3 They lived not only in ages past; 
there are hundreds of thousands still;
the world is bright with the joyous saints 
who love to do Jesus’ will.
You can meet them in school, or in lanes, 
or at sea, in church,
or in trains, or in shops, or at tea;
for the saints of God are just folk like me, 
and I mean to be one too.[1]

That’s what saints looks like.  People of every walk of life, living each day using their gifts and talents, doing everyday things, doing extraordinary things.  People who have jobs and roles like each of us.  Normal people, sinners, striving to follow what God commands of us:  to love God and love people. 

What I think I like best is that this song has an action plan at the end of each verse: 

“they were all of them saints of God and I mean, God helping, to be one too.”
“there’s not any reason, no not the least, why I shouldn’t be one too.”
“for the saints of God are just folk like me, and I mean to be one too.”

I mean to be one too.  But I want to be one who lives with all the complexities of being a human.  The sinner and the saint within me.  Because, like Robert Louis Stevenson wrote, we are both.

I’d like to invite you to consider that notion…that we are both…when you think about today’s Gospel, known at the Sermon on the Plain.  Jesus comes down from the mountain after prayers and walks among the people, healing and blessing and seeing them      before he gives us his message.

It is a message that reminds us that our life circumstances can range from poverty to wealth in any moment  --  that those circumstances can change in a moment [snap fingers]  --  and that we are to recognize that neither defines a sinner or a saint. 

What defines the sinner from the saint is how we treat one another, no matter our circumstances.  The final line in the Gospel, “Treat others just as you want to be treated” is our “Golden Rule” and is the most common expectation found in all the world religions.  It is imagining ourselves in a different circumstance and acting appropriately.  It is not expecting perfection, but hoping for compassion, dignity, respect and holy love from others and given to others.

This is a day when we remember people we have loved and who have loved us, who have died.  We will list just a few of the names of these people during our Prayers of the People.  You will be invited to say names not mentioned, aloud or in your hearts. 

Some of these remembrances will elicit tears at the memory of your loss.  Others might bring tears of joy or smiles at the memories of their lives.  This can be a somber or a joyful time, or some combination of emotions.  I invite you to experience them, allow the emotions to wash over you and let yourself be vulnerable to what wells up within you.  At the end of that time, we will sit with all our emotions before moving forward with our service.

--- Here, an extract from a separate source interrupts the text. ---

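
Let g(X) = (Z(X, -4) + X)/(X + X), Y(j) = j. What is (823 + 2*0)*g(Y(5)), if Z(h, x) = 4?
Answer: 7407/10 ≈ 740.70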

The one thing I hope you will think about these people as you remember them is that they were both sinner and saint.  Not one or the other, but both. 

Both sinner and saint.  That is who we are.  Loved by God.

Let us pray. 
          God of mercy, compassion, justice, grace, and love give us eyes to see within ourselves the places where we have room to grow into our sainthood.  Help us to forgive within ourselves the moments where we have forgotten to love our neighbors as ourselves, forgotten to treat others in the ways we hope to be treated.  Teach us to see the humanity of others and to forgive them when they do not meet our expectations, when they do not treat us in the ways we would like to be treated.  Then, God, help us to be transformed by your command to love others as you have loved us. To behave as one of your saints. [sing] For the saints of God are just folk like me, and I mean to be one too.  Amen.